Verschil tussen Silt en Clay

Silt vs Clay

Het woord grond, wanneer het wordt gebruikt in de normale inhoud, verwijst gewoon naar dat waarop we allemaal staan. Maar ingenieurs definiëren (in de bouw) bodem als elk ander aardmateriaal dat kan worden verplaatst zonder te schieten, terwijl geologen definiëren als rotsen of sedimenten die zijn veranderd door weersinvloeden. Praktijkingenieurs classificeren grond in verschillende soorten op basis van de korrel (deeltjes) grootteverdeling. Volgens deze classificatie zijn de belangrijkste grondsoorten rotsblokken, grind, zand, slib en klei. Verschillende 'soil separate size limits' zijn ontwikkeld door verschillende instellingen en organisaties zoals Massachusetts Institute of technology (MIT), US Department of Agriculture (USDA), American Association of State Highway en Transportation Officials (AASHO), Unified Soil Classification System, etc. Momenteel wordt de classificatie van Unified Soil Classification System echter over de hele wereld algemeen gebruikt. Volgens het uniforme bodemclassificatiesysteem, als de deeltjesgrootten van grond minder dan 0,075 mm bedragen, kunnen ze slib of klei zijn. Zowel klei als slib vallen onder de categorie fijnkorrelige grond.

Klei

Een bepaalde bodem wordt als klei geclassificeerd als deze kleimineralen bevat.
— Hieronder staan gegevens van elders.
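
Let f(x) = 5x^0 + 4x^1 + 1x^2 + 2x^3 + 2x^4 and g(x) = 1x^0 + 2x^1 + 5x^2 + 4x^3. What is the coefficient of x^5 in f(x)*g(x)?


Cauchy product at x^5:
1*4 + 2*5 + 2*2
= 18

18


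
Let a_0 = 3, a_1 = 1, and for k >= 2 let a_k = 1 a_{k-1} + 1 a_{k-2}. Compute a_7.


Iterating the recurrence forward:
a_0 = 3
a_1 = 1
a_2 = 1*1 + 1*3 = 4
a_3 = 1*4 + 1*1 = 5
a_4 = 1*5 + 1*4 = 9
a_5 = 1*9 + 1*5 = 14
a_6 = 1*14 + 1*9 = 23
a_7 = 1*23 + 1*14 = 37
So a_7 = 37.

37


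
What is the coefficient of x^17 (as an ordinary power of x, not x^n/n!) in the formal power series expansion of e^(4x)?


The exponential series is e^y = sum_{k>=0} y^k / k!. Substituting y = 4x gives
e^(4x) = sum_{k>=0} 4^k x^k / k!.
So the coefficient of x^n is a^n/n! with a = 4, n = 17:
4^17 / 17! = 17179869184/355687428096000 = 524288/10854718875

524288/10854718875


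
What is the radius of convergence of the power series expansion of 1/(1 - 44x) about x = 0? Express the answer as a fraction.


Expanding 1/(1 - 44x) = sum_{k>=0} 44^k x^k, the series converges when |44x| < 1, i.e., |x| < 1/44.
So the radius of convergence is 1/44 = 1/44.

1/44


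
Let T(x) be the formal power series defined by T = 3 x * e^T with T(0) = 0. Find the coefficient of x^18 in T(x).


Apply the Lagrange inversion formula: if T = 3 x * phi(T) with phi(t) = e^t, then
[x^n] T = 3^n * (1/n) [t^(n-1)] phi(t)^n = 3^n * (1/n) [t^(n-1)] e^(n t) = 3^n * (1/n) * n^(n-1) / (n-1)! = 3^n * n^(n-1) / n!.
When c = 1 this is the Cayley count of rooted labeled trees on n vertices, divided by n!.
For n = 18: 3^18 * 18^17 / 18! = 387420489 * 2185911559738696531968/6402373705728000 = 1969541804367222465762/14889875.

1969541804367222465762/14889875


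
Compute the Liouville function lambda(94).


The Liouville function is lambda(k) = (-1)^Omega(k), where Omega(k) counts the prime factors of k with multiplicity.
Factoring: 94 = 2 * 47, so Omega(94) = 2.
lambda(94) = (-1)^2 = 1.

1


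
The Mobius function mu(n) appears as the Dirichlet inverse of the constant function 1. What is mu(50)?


50 has a squared prime factor, so mu(50) = 0.
Factorization reveals a repeated prime.

0


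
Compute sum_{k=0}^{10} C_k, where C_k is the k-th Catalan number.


C_0 through C_10: 1, 1, 2, 5, 14, 42, 132, 429, 1430, 4862, 16796
Sum = 1 + 1 + 2 + 5 + 14 + 42 + 132 + 429 + 1430 + 4862 + 16796
= 23714

23714


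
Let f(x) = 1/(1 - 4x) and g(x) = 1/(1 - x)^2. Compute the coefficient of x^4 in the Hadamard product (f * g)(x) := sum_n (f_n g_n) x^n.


f has coefficients f_k = 4^k. For g = 1/(1 - x)^2 the coefficient is g_k = C(k + 1, 1) = k + 1. The Hadamard coefficient is (f * g)_k = 4^k * (k + 1).
For k = 4: 4^4 * 5 = 256 * 5 = 1280.

1280


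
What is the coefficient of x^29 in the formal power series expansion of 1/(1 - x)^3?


The negative binomial / multiset identity is
1/(1 - x)^r = sum_{k>=0} C(k + r - 1, r - 1) x^k.
Here r = 3 and k = 29, so the coefficient is
C(29 + 2, 2) = C(31, 2)
= 465

465


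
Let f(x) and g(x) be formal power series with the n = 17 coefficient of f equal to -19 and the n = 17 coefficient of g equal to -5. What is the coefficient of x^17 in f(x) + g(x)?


Addition of formal power series is termwise.
The coefficient of x^17 in f + g = -19 + -5
= -24

-24


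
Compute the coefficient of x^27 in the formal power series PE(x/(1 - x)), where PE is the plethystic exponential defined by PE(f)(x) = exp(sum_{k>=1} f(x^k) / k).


For f(x) = x/(1 - x) we have
sum_{k>=1} f(x^k) / k = sum_{k>=1} (1/k) * x^k / (1 - x^k) = sum_{k, m >= 1} x^(k m) / k,
which after exponentiating simplifies to
PE(x/(1 - x)) = prod_{k>=1} 1 / (1 - x^k).
This is the generating function for the partition function p(n), so the coefficient of x^27 is p(27).
Computing p(27) by dynamic programming over parts 1, 2, ..., 27: p(27) = 3010.

3010


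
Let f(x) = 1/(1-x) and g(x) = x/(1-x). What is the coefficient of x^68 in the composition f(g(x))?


First simplify the composition: f(g(x)) = 1/(1 - x/(1-x)) = (1-x)/((1-x) - x) = (1-x)/(1-2x).
Now extract the coefficient. Write (1-x)/(1-2x) = 1/(1-2x) - x/(1-2x).
The coefficient of x^n in 1/(1-2x) is 2^n, and in x/(1-2x) is 2^(n-1) (for n >= 1).
So the coefficient of x^68 is 2^68 - 2^67 = 295147905179352825856 - 147573952589676412928 = 147573952589676412928.

147573952589676412928


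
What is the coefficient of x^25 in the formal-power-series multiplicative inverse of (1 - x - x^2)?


Let the inverse be f(x) = sum_{k>=0} a_k x^k. From f(x) * (1 - x - x^2) = 1 and matching coefficients:
 x^0: a_0 = 1.
 x^1: a_1 - a_0 = 0, so a_1 = 1.
 x^k (k >= 2): a_k - a_{k-1} - a_{k-2} = 0, i.e. a_k = a_{k-1} + a_{k-2}.
This is the Fibonacci-type recurrence shifted so that a_0 = a_1 = 1.
Iterating: a_0=1, a_1=1, a_2=2, a_3=3, a_4=5, a_5=8, a_6=13, a_7=21, a_8=34, a_9=55, ...
a_25 = 121393.

121393


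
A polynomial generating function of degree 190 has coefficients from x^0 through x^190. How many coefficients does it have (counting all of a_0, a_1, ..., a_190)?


A polynomial of degree 190 takes the form a_0 + a_1 x + ... + a_190 x^190.
The number of coefficients is 190 + 1 = 191.

191


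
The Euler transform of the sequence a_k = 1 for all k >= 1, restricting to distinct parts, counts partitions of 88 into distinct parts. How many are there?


Partitions of 88 into distinct parts can be computed via generating function.
Product (1+x)(1+x^2)(1+x^3)...
The coefficient of x^88 = 159046

159046


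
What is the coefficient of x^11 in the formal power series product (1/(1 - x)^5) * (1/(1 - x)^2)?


Combine the factors: (1/(1 - x)^5) * (1/(1 - x)^2) = 1/(1 - x)^7.
Then use 1/(1 - x)^r = sum_{k>=0} C(k + r - 1, r - 1) x^k with r = 7 and k = 11:
C(17, 6) = 12376.

12376


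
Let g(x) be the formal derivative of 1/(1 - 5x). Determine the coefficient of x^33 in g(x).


Differentiate termwise: d/dx sum_{k>=0} 5^k x^k = sum_{k>=1} k 5^k x^(k-1) = sum_{j>=0} (j+1) 5^(j+1) x^j.
Equivalently, d/dx [1/(1 - 5x)] = 5/(1 - 5x)^2.
For j = 33: 34 * 5^34 = 34 * 582076609134674072265625 = 19790604710578918457031250.

19790604710578918457031250


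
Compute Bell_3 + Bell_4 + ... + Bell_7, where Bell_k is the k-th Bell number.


Recall Bell_k counts set partitions of a k-set (with Bell_0 = 1 by convention).
Bell_3 through Bell_7: 5, 15, 52, 203, 877
Sum = 5 + 15 + 52 + 203 + 877 = 1152.

1152


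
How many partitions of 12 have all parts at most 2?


Using the generating function (1-x)^(-1)(1-x^2)^(-1),
the coefficient of x^12 counts these restricted partitions.
Result = 7

7


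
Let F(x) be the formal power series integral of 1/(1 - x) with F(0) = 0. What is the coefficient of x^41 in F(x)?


1/(1 - x) = sum_{k>=0} x^k. Integrating termwise and using F(0) = 0 gives
F(x) = sum_{k>=0} x^(k+1) / (k+1) = sum_{m>=1} x^m / m = -ln(1 - x).
So the coefficient of x^41 is 1/41 = 1/41.

1/41


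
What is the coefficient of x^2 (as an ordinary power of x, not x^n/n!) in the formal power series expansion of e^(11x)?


The exponential series is e^y = sum_{k>=0} y^k / k!. Substituting y = 11x gives
e^(11x) = sum_{k>=0} 11^k x^k / k!.
So the coefficient of x^n is a^n/n! with a = 11, n = 2:
11^2 / 2! = 121/2 = 121/2

121/2


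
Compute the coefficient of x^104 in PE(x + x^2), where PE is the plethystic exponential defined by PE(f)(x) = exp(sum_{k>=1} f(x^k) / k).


With f(x) = x + x^2, the exponent is sum_{k>=1} (x^k + x^(2k)) / k = -ln(1 - x) - ln(1 - x^2). Exponentiating:
PE(x + x^2) = 1 / ((1 - x)(1 - x^2)).
This is the generating function for partitions of n into parts of size 1 or 2. The number of 2's can be any j in 0..52, and the rest are 1's, so
[x^104] = floor(104/2) + 1 = 53.

53


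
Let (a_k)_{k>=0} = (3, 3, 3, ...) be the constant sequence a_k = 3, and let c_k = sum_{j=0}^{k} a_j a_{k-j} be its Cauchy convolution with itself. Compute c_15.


Since a_j = 3 for all j >= 0, the convolution sum becomes
c_k = sum_{j=0}^{k} 3 * 3 = 9 * (k + 1).
Equivalently, the generating function of (a_k) is 3/(1 - x) and its square is 9/(1 - x)^2 = sum_{k>=0} 9(k + 1) x^k.
For k = 15: 9 * 16 = 144.

144


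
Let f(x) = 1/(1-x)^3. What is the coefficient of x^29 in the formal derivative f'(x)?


Differentiate: d/dx [ 1/(1-x)^r ] = r / (1-x)^(r+1).
Here r = 3, so f'(x) = 3 / (1-x)^4.
The expansion of 1/(1-x)^(r+1) has coefficient of x^n equal to C(n+r, r).
So the coefficient of x^29 in f'(x) is
3 * C(32, 3) = 3 * 4960 = 14880

14880


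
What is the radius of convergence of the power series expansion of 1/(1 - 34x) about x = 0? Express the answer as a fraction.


Expanding 1/(1 - 34x) = sum_{k>=0} 34^k x^k, the series converges when |34x| < 1, i.e., |x| < 1/34.
So the radius of convergence is 1/34 = 1/34.

1/34


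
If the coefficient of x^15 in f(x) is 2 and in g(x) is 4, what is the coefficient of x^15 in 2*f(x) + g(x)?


Scalar multiplication scales coefficients: 2 * 2 = 4.
Then add the g coefficient: 4 + 4
= 8

8


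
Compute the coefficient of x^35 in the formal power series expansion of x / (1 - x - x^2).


Let f(x) = sum_{k>=0} a_k x^k. Multiplying f(x) * (1 - x - x^2) = x and matching coefficients gives a_0 = 0, a_1 = 1, and a_k = a_{k-1} + a_{k-2} for k >= 2. These are the Fibonacci numbers F_k.
Iterating from F_0 = 0, F_1 = 1:
F_0=0, F_1=1, F_2=1, F_3=2, F_4=3, F_5=5, F_6=8, F_7=13, F_8=21, F_9=34, ...
F_35 = 9227465.

9227465


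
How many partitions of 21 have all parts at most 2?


Using the generating function (1-x)^(-1)(1-x^2)^(-1),
the coefficient of x^21 counts these restricted partitions.
Result = 11

11


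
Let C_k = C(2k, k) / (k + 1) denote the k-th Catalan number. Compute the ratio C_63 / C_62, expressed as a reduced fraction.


Using C_k = (2k)! / (k! (k+1)!), the ratio C_{k+1}/C_k simplifies to
C_{k+1}/C_k = [(2k+2)! / ((k+1)! (k+2)!)] * [k! (k+1)! / (2k)!]
 = (2k+2)(2k+1) / ((k+1)(k+2)) = 2(2k+1) / (k+2).
For k = 62: 2(2*62 + 1) / (62 + 2) = 250/64 = 125/32.

125/32


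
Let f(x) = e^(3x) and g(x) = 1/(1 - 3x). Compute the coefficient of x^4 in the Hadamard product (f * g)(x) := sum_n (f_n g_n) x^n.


Expanding: f_k = 3^k/k! (from e^(3x)) and g_k = 3^k (from 1/(1 - 3x)). So the Hadamard coefficient (f * g)_k = 3^k 3^k / k! = (9)^k / k!.
For k = 4: 9^4/4! = 6561/24 = 2187/8.

2187/8


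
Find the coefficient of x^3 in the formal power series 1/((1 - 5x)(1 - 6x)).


By partial fractions or Cauchy convolution:
The coefficient equals sum_{k=0}^{3} 5^k * 6^(3-k).
= 671

671


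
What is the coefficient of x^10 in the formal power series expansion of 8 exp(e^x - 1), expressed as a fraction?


exp(e^x - 1) is the exponential generating function for the Bell numbers Bell_k: exp(e^x - 1) = sum_{k>=0} Bell_k x^k / k!.
So the coefficient of x^10 in 8 exp(e^x - 1) is 8 Bell_10 / 10!.
Computing: Bell_10 = 115975 and 10! = 3628800, giving
8 * 115975/3628800 = 4639/18144.

4639/18144


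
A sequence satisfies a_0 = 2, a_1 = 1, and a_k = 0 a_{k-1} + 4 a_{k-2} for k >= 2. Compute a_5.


The characteristic equation is t^2 - 0 t - 4 = 0, with roots r_1 = 2 and r_2 = -2 (so c_1 = r_1 + r_2, c_2 = -r_1 r_2 as required).
One can use the closed form a_n = A r_1^n + B r_2^n, but direct iteration is more reliable:
a_0 = 2, a_1 = 1, a_2 = 8, a_3 = 4, a_4 = 32, a_5 = 16.
So a_5 = 16.

16


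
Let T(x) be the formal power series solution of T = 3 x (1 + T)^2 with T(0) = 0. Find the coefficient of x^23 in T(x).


Apply the Lagrange inversion formula: if T = 3 x * phi(T) with phi(t) = (1 + t)^2, then [x^n] T = 3^n * (1/n) [t^(n-1)] phi(t)^n = 3^n * (1/n) [t^(n-1)] (1 + t)^(2n) = 3^n * (1/n) C(2n, n-1).
Using the identity C(2n, n-1) = C(2n, n) * n / (n+1), the unscaled factor equals C(2n, n) / (n+1) = C_n, the n-th Catalan number.
For n = 23: C_23 = C(46, 23) / 24 = 8233430727600/24 = 343059613650.
With the 3^23 = 94143178827 factor, the coefficient is 94143178827 * 343059613650 = 32296722556173480188550.

32296722556173480188550


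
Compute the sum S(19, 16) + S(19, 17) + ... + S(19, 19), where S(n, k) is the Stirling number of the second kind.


By definition, S(n, k) counts partitions of an n-set into exactly k nonempty blocks.
Computing row n = 19 for k = 16..19:
S(19, k): 527136, 12597, 171, 1
Sum = 539905.

539905


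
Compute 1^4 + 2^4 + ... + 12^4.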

Kleien zijn plastic en samenhangend. Kleideeltjes kunnen niet met het blote oog worden gezien, maar het kan worden gezien door een krachtige microscoop. Kaoliniet, montmorilloniet, illiet zijn meestal kleimineralen in de bodem te vinden. Dit zijn kleine plaatjes of vlokachtige structuren. Kleimineralen zijn elektrochemisch zeer actief. Wanneer er veel kleimineralen in een bepaalde bodem worden aangetroffen, staat die grond bekend als zware of dichte grond. In droge toestand is klei bijna hard als beton. De ruimtes tussen de gronddeeltjes zijn erg klein. In de grondmechanica speelt klei een belangrijke rol omdat het de mogelijkheid heeft om de chemie of het gedrag van een bepaalde grond te veranderen. Bodems met kleimineralen worden vaak gebruikt om vormen en standbeelden te maken of vormen. Beweging van plantenwortels, lucht en water door natte klei is erg moeilijk. Het specifieke gebied van kleimineralen is hoog (specifiek oppervlak = oppervlakte: massaverhouding)

Slib

Slib is fijnkorrelige grond met weinig of geen plasticiteit. Kleien kunnen verder worden ingedeeld als organisch slib en anorganisch slib. Organisch slib bevat fijnkorrelige organische stoffen, terwijl anorganische silts dat niet zijn. Doorlaatbaarheid van slib is laag. Dat betekent dat de afvoer van water door siltige grond niet gemakkelijk is. Silts bevatten meestal fijnere deeltjes kwarts en silica. Silts zijn vochtgevoelig; dat wil zeggen dat een kleine verandering in vocht een grote verandering in de droge dichtheid zal veroorzaken.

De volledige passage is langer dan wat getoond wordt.